Rosa, humana al cabo bajo la formidable armadura de acero que la consentía andar por encima de la realidad como si fuera un artero lecho de hojas secas que ocultara un suelo firme cuya existencia sólo ella conocía, se derrumbó, tardía pero estruendosamente, al comprobar que, una vez más, Nacho Huertas había optado por esquivarla aun en contra de sus propios intereses laborales. Marisa debía de haberse ido a casa, o tal vez se había sumado a un grupo decidido a seguir la juerga por su cuenta, porque no la vi por ninguna parte mientras sostenía con dificultad el discurso que nuestra amiga común improvisaba entre copa y copa, enhebrando conceptos progresivamente deshilvanados con un acento progresivamente pastoso, un monólogo cada vez más melodramático, más autocompasivo y más idiota, del que no fui capaz de rescatarla porque si me hubiera invitado a intervenir, que no lo hizo, apenas habría alcanzado a rebajar el tono de sus lamentos hasta el nivel del patetismo más ridículo.
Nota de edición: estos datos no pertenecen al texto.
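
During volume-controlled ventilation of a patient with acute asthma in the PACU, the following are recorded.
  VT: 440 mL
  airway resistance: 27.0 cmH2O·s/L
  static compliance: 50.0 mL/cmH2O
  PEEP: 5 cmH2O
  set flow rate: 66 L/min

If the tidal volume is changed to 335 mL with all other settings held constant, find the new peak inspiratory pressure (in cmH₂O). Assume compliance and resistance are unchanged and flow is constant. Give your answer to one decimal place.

41.4

Flow: 66 L/min ÷ 60 = 1.1 L/s.
PIP = Vt/C + R·V̇ + PEEP (constant-flow equation of motion).
Only the elastic term changes: ΔPIP = ΔVt / C = (335 − 440) / 50.0 = -2.1 cmH2O.
Original PIP = 440/50.0 + 27.0×1.1 + 5 = 43.5 cmH2O; new PIP = 43.5 + (-2.1) = 41.4 cmH2O.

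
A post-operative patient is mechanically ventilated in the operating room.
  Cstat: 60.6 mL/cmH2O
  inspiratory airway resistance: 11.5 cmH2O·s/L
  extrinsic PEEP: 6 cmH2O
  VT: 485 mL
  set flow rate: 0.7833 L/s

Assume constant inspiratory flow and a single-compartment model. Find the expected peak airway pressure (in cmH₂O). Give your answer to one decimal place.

23.0

Equation of motion (constant flow): PIP = Vt/C + R·V̇ + PEEP.
PIP = 485/60.6 + 11.5×0.7833 + 6 = 8.003 + 9.008 + 6 = 23.011 cmH2O.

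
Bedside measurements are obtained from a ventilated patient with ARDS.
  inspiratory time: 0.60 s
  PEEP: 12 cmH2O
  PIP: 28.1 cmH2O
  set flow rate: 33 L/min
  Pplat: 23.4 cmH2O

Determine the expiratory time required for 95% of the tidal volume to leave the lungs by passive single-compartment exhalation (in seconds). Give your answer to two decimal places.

0.74

Flow: 33 L/min ÷ 60 = 0.55 L/s.
Vt = flow × Ti = 0.55 L/s × 0.60 s × 1000 mL/L = 330.0 mL.
R = (PIP − Pplat)/V̇ = (28.1 − 23.4) / 0.55 = 4.7/0.55 = 8.545 cmH2O·s/L.
C = Vt/(Pplat − PEEP) = 330.0 / (23.4 − 12) = 330.0/11.4 = 28.947 mL/cmH2O.
τ = R × C = 8.545 × 0.02895 L/cmH2O = 0.2474 s.
t = −τ·ln(1 − 0.95) = −0.2474·ln(0.05) = 0.7411 s.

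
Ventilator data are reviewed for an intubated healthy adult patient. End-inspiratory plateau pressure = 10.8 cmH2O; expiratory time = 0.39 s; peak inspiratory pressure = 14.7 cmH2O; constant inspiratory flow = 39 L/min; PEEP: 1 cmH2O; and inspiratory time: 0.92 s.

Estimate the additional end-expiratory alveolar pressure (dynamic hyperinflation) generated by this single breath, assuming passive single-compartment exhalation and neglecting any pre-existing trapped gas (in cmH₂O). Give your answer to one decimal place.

3.4

Flow: 39 L/min ÷ 60 = 0.65 L/s.
Vt = flow × Ti = 0.65 L/s × 0.92 s × 1000 mL/L = 598.0 mL.
R = (PIP − Pplat)/V̇ = (14.7 − 10.8) / 0.65 = 3.9/0.65 = 6.0 cmH2O·s/L.
C = Vt/(Pplat − PEEP) = 598.0 / (10.8 − 1) = 598.0/9.8 = 61.02 mL/cmH2O.
τ = R × C = 6.0 × 0.06102 L/cmH2O = 0.3661 s.
Fraction remaining = e^(−Te/τ) = e^(−0.39/0.3661) = 0.3446; trapped volume = 598.0 × 0.3446 = 206.07 mL.
Additional alveolar pressure from trapping ≈ V_trapped / C = 206.07 / 61.02 = 3.377 cmH2O.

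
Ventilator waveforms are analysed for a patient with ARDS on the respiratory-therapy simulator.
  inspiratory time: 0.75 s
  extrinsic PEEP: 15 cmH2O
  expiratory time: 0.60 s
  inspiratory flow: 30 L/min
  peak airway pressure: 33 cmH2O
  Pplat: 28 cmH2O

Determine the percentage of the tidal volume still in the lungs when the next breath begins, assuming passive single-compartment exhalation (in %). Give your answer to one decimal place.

12.5

Flow: 30 L/min ÷ 60 = 0.5 L/s.
Vt = flow × Ti = 0.5 L/s × 0.75 s × 1000 mL/L = 375.0 mL.
R = (PIP − Pplat)/V̇ = (33 − 28) / 0.5 = 5.0/0.5 = 10.0 cmH2O·s/L.
C = Vt/(Pplat − PEEP) = 375.0 / (28 − 15) = 375.0/13.0 = 28.846 mL/cmH2O.
τ = R × C = 10.0 × 0.02885 L/cmH2O = 0.2885 s.
Fraction remaining at end-expiration = e^(−Te/τ) = e^(−0.60/0.2885) = 0.125 → 12.5%.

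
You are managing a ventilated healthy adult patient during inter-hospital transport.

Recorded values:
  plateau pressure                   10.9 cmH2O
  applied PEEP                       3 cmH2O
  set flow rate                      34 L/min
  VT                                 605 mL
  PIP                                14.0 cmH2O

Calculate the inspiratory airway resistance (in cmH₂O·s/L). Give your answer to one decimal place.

Flow: 34 L/min ÷ 60 = 0.5667 L/s.
Raw = (PIP − Pplat) / flow = (14.0 − 10.9) / 0.5667 = 3.1 / 0.5667 = 5.47 cmH2O·s/L.

5.5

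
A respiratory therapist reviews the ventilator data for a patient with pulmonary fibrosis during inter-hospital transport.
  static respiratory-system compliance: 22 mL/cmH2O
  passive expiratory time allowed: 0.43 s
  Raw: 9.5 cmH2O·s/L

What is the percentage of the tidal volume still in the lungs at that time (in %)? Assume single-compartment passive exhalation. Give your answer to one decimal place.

12.8

τ = R × C = 9.5 × 22 mL/cmH2O = 9.5 × 0.022 L/cmH2O = 0.209 s.
Passive exhalation: V(t)/V₀ = e^(−t/τ) = e^(−0.43/0.209) = 0.1278.
Fraction remaining = 0.1278 → 12.78%.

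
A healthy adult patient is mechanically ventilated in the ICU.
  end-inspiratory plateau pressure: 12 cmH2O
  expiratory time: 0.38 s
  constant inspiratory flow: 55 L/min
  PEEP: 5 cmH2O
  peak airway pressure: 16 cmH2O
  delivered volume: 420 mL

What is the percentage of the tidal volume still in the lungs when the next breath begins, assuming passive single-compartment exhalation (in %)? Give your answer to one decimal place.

23.4

Flow: 55 L/min ÷ 60 = 0.9167 L/s.
R = (PIP − Pplat)/V̇ = (16 − 12) / 0.9167 = 4.0/0.9167 = 4.363 cmH2O·s/L.
C = Vt/(Pplat − PEEP) = 420.0 / (12 − 5) = 420.0/7.0 = 60.0 mL/cmH2O.
τ = R × C = 4.363 × 0.06 L/cmH2O = 0.2618 s.
Fraction remaining at end-expiration = e^(−Te/τ) = e^(−0.38/0.2618) = 0.2342 → 23.42%.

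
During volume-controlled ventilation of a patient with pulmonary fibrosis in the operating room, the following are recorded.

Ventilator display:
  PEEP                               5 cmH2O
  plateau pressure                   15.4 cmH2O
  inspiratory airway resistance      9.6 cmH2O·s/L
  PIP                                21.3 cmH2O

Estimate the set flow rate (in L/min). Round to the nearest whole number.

37

flow = (PIP − Pplat) / Raw = (21.3 − 15.4) / 9.6 = 0.6146 L/s × 60 = 36.876 L/min.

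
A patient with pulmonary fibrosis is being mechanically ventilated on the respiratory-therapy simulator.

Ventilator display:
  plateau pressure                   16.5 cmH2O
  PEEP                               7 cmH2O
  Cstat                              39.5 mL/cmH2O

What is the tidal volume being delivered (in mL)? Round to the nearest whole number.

375

Vt = Cstat × (Pplat − PEEP) = 39.5 × (16.5 − 7) = 39.5 × 9.5 = 375.25 mL.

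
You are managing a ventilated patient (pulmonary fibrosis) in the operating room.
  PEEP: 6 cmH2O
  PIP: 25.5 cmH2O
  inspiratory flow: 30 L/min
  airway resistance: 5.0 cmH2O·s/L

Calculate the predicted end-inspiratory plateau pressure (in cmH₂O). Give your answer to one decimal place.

23.0

Flow: 30 L/min ÷ 60 = 0.5 L/s.
Pplat = PIP − Raw × flow = 25.5 − 5.0 × 0.5 = 25.5 − 2.5 = 23.0 cmH2O.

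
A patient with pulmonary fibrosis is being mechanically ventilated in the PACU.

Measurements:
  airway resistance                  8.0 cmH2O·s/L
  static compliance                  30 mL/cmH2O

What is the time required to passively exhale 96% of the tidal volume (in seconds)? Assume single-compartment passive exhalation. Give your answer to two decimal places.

τ = R × C = 8.0 × 30 mL/cmH2O = 8.0 × 0.030 L/cmH2O = 0.24 s.
Exhaled fraction f = 1 − e^(−t/τ) → t = −τ·ln(1 − f) = −0.24·ln(0.04) = 0.7725 s.

0.77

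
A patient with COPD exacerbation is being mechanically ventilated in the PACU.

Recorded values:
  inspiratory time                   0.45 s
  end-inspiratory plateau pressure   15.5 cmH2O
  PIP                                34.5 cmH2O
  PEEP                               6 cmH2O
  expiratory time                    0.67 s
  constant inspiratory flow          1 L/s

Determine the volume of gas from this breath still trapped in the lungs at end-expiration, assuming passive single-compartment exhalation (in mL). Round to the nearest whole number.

214

Vt = flow × Ti = 1 L/s × 0.45 s × 1000 mL/L = 450.0 mL.
R = (PIP − Pplat)/V̇ = (34.5 − 15.5) / 1 = 19.0/1 = 19.0 cmH2O·s/L.
C = Vt/(Pplat − PEEP) = 450.0 / (15.5 − 6) = 450.0/9.5 = 47.368 mL/cmH2O.
τ = R × C = 19.0 × 0.04737 L/cmH2O = 0.9 s.
Fraction remaining = e^(−Te/τ) = e^(−0.67/0.9) = 0.475.
Trapped volume = 450.0 × 0.475 = 213.75 mL.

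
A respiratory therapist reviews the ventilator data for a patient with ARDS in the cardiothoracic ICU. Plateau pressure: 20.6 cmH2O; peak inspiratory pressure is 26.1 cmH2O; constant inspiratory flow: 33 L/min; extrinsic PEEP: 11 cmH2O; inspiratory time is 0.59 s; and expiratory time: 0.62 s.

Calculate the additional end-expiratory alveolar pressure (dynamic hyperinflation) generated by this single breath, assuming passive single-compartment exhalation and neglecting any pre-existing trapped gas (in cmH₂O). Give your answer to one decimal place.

Flow: 33 L/min ÷ 60 = 0.55 L/s.
Vt = flow × Ti = 0.55 L/s × 0.59 s × 1000 mL/L = 324.5 mL.
R = (PIP − Pplat)/V̇ = (26.1 − 20.6) / 0.55 = 5.5/0.55 = 10.0 cmH2O·s/L.
C = Vt/(Pplat − PEEP) = 324.5 / (20.6 − 11) = 324.5/9.6 = 33.802 mL/cmH2O.
τ = R × C = 10.0 × 0.0338 L/cmH2O = 0.338 s.
Fraction remaining = e^(−Te/τ) = e^(−0.62/0.338) = 0.1597; trapped volume = 324.5 × 0.1597 = 51.823 mL.
Additional alveolar pressure from trapping ≈ V_trapped / C = 51.823 / 33.802 = 1.533 cmH2O.

1.5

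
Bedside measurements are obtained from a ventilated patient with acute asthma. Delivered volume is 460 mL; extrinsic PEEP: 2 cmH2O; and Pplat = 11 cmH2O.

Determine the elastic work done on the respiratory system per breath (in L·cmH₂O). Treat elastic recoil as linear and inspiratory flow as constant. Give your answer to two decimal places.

2.07

Elastic work ≈ ½ × (Pplat − PEEP) × Vt = 0.5 × (11 − 2) × 0.460 L = 0.5 × 9.0 × 0.460 = 2.07 L·cmH2O.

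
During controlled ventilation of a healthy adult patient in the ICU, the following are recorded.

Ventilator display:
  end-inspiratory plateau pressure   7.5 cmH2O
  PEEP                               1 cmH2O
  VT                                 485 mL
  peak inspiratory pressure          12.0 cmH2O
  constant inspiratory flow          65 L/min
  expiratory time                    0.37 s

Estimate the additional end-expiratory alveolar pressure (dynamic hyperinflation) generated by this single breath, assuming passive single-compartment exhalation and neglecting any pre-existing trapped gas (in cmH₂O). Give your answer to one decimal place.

2.0

Flow: 65 L/min ÷ 60 = 1.0833 L/s.
R = (PIP − Pplat)/V̇ = (12.0 − 7.5) / 1.0833 = 4.5/1.0833 = 4.154 cmH2O·s/L.
C = Vt/(Pplat − PEEP) = 485.0 / (7.5 − 1) = 485.0/6.5 = 74.615 mL/cmH2O.
τ = R × C = 4.154 × 0.07462 L/cmH2O = 0.31 s.
Fraction remaining = e^(−Te/τ) = e^(−0.37/0.31) = 0.3031; trapped volume = 485.0 × 0.3031 = 147.0 mL.
Additional alveolar pressure from trapping ≈ V_trapped / C = 147.0 / 74.615 = 1.97 cmH2O.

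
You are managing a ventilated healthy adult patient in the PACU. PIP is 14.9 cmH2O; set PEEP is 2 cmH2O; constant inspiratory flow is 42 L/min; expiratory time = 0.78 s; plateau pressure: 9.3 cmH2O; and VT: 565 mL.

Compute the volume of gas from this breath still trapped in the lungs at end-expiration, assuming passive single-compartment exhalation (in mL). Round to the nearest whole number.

Flow: 42 L/min ÷ 60 = 0.7 L/s.
R = (PIP − Pplat)/V̇ = (14.9 − 9.3) / 0.7 = 5.6/0.7 = 8.0 cmH2O·s/L.
C = Vt/(Pplat − PEEP) = 565.0 / (9.3 − 2) = 565.0/7.3 = 77.397 mL/cmH2O.
τ = R × C = 8.0 × 0.0774 L/cmH2O = 0.6192 s.
Fraction remaining = e^(−Te/τ) = e^(−0.78/0.6192) = 0.2837.
Trapped volume = 565.0 × 0.2837 = 160.29 mL.

160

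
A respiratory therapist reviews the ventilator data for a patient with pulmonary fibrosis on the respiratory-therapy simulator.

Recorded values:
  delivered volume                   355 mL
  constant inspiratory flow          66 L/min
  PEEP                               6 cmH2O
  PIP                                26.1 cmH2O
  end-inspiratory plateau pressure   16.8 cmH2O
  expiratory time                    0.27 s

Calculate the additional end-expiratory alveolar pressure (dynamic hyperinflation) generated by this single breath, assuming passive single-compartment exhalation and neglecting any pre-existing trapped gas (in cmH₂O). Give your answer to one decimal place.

Flow: 66 L/min ÷ 60 = 1.1 L/s.
R = (PIP − Pplat)/V̇ = (26.1 − 16.8) / 1.1 = 9.3/1.1 = 8.455 cmH2O·s/L.
C = Vt/(Pplat − PEEP) = 355.0 / (16.8 − 6) = 355.0/10.8 = 32.87 mL/cmH2O.
τ = R × C = 8.455 × 0.03287 L/cmH2O = 0.2779 s.
Fraction remaining = e^(−Te/τ) = e^(−0.27/0.2779) = 0.3785; trapped volume = 355.0 × 0.3785 = 134.37 mL.
Additional alveolar pressure from trapping ≈ V_trapped / C = 134.37 / 32.87 = 4.088 cmH2O.

4.1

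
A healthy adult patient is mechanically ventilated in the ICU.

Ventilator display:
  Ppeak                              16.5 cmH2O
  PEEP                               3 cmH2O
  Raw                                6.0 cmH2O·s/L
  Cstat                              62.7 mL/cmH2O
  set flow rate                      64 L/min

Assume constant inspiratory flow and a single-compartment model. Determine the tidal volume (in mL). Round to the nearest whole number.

Flow: 64 L/min ÷ 60 = 1.0667 L/s.
Equation of motion (constant flow): PIP = Vt/C + R·V̇ + PEEP.
Vt/C = PIP − R·V̇ − PEEP = 16.5 − 6.4 − 3 = 7.1 cmH2O.
Vt = C × 7.1 = 62.7 × 7.1 = 445.17 mL.

445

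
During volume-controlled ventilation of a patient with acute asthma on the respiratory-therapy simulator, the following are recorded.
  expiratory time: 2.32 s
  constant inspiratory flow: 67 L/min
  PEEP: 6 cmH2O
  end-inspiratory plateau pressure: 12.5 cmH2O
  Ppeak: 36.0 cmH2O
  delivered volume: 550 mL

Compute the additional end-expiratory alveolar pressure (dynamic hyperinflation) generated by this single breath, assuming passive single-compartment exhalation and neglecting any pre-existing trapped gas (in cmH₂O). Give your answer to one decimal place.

Flow: 67 L/min ÷ 60 = 1.1167 L/s.
R = (PIP − Pplat)/V̇ = (36.0 − 12.5) / 1.1167 = 23.5/1.1167 = 21.044 cmH2O·s/L.
C = Vt/(Pplat − PEEP) = 550.0 / (12.5 − 6) = 550.0/6.5 = 84.615 mL/cmH2O.
τ = R × C = 21.044 × 0.08462 L/cmH2O = 1.781 s.
Fraction remaining = e^(−Te/τ) = e^(−2.32/1.781) = 0.2718; trapped volume = 550.0 × 0.2718 = 149.49 mL.
Additional alveolar pressure from trapping ≈ V_trapped / C = 149.49 / 84.615 = 1.767 cmH2O.

1.8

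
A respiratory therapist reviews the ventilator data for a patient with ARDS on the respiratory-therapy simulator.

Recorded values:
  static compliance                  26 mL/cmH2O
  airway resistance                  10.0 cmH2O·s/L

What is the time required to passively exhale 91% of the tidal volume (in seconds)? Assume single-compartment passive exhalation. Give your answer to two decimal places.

0.63

τ = R × C = 10.0 × 26 mL/cmH2O = 10.0 × 0.026 L/cmH2O = 0.26 s.
Exhaled fraction f = 1 − e^(−t/τ) → t = −τ·ln(1 − f) = −0.26·ln(0.09) = 0.6261 s.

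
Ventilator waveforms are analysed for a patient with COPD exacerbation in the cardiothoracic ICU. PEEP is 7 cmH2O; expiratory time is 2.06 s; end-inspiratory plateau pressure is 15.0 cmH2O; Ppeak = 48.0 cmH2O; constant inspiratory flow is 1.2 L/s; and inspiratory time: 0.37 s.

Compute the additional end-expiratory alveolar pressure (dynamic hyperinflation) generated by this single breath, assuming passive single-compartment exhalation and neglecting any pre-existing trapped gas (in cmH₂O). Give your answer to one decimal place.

Vt = flow × Ti = 1.2 L/s × 0.37 s × 1000 mL/L = 444.0 mL.
R = (PIP − Pplat)/V̇ = (48.0 − 15.0) / 1.2 = 33.0/1.2 = 27.5 cmH2O·s/L.
C = Vt/(Pplat − PEEP) = 444.0 / (15.0 − 7) = 444.0/8.0 = 55.5 mL/cmH2O.
τ = R × C = 27.5 × 0.0555 L/cmH2O = 1.526 s.
Fraction remaining = e^(−Te/τ) = e^(−2.06/1.526) = 0.2593; trapped volume = 444.0 × 0.2593 = 115.13 mL.
Additional alveolar pressure from trapping ≈ V_trapped / C = 115.13 / 55.5 = 2.074 cmH2O.

2.1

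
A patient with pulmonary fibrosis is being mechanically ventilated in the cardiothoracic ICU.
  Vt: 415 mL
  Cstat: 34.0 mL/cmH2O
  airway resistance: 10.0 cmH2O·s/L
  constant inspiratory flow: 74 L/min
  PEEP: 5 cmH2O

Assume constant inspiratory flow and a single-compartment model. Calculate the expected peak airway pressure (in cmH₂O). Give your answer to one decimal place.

Flow: 74 L/min ÷ 60 = 1.2333 L/s.
Equation of motion (constant flow): PIP = Vt/C + R·V̇ + PEEP.
PIP = 415/34.0 + 10.0×1.2333 + 5 = 12.206 + 12.333 + 5 = 29.539 cmH2O.

29.5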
Así que me limité a beber, y en eso sí que logré ponerme rápidamente a su altura, aunque no llegué a darme cuenta del significado de aquella carrera hasta que me hice un lío con el contenido de mi monedero cuando intentaba pagar al taxista que me llevó a casa, una operación complejísima pero sólo levemente más dificultosa que la tarea de meter la llave en la cerradura del portal.
Mientras entraba en el ascensor, por fin a salvo, me felicité por vivir en un edificio lo suficientemente antiguo como para que en aquella cabina de madera y cristal no hubiera ningún espejo. No tenía ningún deseo de contemplar mi propio rostro pero, a cambio, y ésa era la contrapartida inevitable, el motor que me conducía a casa funcionaba tan despacio que me sobró tiempo para sentarme en el banco tapizado de terciopelo y recordar a la radiante mujer que había permanecido de pie al recorrer exactamente la misma distancia en sentido inverso, esperándolo todo de una noche que había resultado tan decepcionantemente rácana. Porque volvía sola a casa y me sentía igual que si se hubiera hundido el mundo, y en aquel momento me daba lo mismo que Javier hubiera acabado reaccionando a mi favor, aunque aún no podía imaginar siquiera cuan desesperadamente me aferraría a esos pocos indicios de un futuro todavía posible sólo un par de minutos después.